The attitude of the OT students and their inability to see beyond their own needs resulted in a missed opportunity. They failed to demonstrate to the director of nursing that there was sufficient benefit from this placement to consider the services of an occupational therapist on her healthcare team. By contrast, the clinical exercise physiology students, who, granted were not tasked with a deliverable, such as a report, found favour by doing what was expected in terms of assessing the participants, both in the residential care facility and in the independent village. The value of their services was identified and despite clinical exercise physiology not being recognised by the Australian Aged Care Funding Instrument (ACFI) as a fundable service, the director of nursing was keen to introduce clinical exercise physiology into the residential care facility as a pain management and falls prevention strategy.
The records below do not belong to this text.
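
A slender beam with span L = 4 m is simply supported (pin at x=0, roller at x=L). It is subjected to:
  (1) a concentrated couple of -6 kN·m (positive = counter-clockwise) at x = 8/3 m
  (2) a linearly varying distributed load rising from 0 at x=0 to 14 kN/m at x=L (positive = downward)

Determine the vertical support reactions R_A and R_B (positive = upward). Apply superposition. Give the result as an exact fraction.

R_A = 47/6 kN, R_B = 121/6 kN

Load 1 — applied couple M₀=-6 kN·m at a=8/3 m (b=L-a=4/3):
  R_A = M₀/L = (-6)/4 = -3/2 kN
  R_B = -M₀/L = -(-6)/4 = 3/2 kN
Load 2 — triangular load w₀=14 kN/m (0→w₀ over full span):
  R_A = w₀L/6 = 14·4/6 = 28/3 kN
  R_B = w₀L/3 = 14·4/3 = 56/3 kN
Superposition: R_A = 47/6 kN, R_B = 121/6 kN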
While it may not be fair to compare and contrast the experience of the placements of these two disciplines, there are lessons to be learnt about understanding expectations, managing expectations and understanding the multiple expectations of stakeholders in any one clinical placement situation. Importantly, as a stakeholder, the director of nursing possessed all three attributes of importance (Mitchell et al., 1997); she had the power to influence decision-making regarding employment; the legitimacy of her relationship with the facility and the urgency of her claim to the facility were unquestionable. The students viewed this stakeholder’s needs only in terms of their own assessment requirements, without considering her needs or indeed her influence in terms of the placement.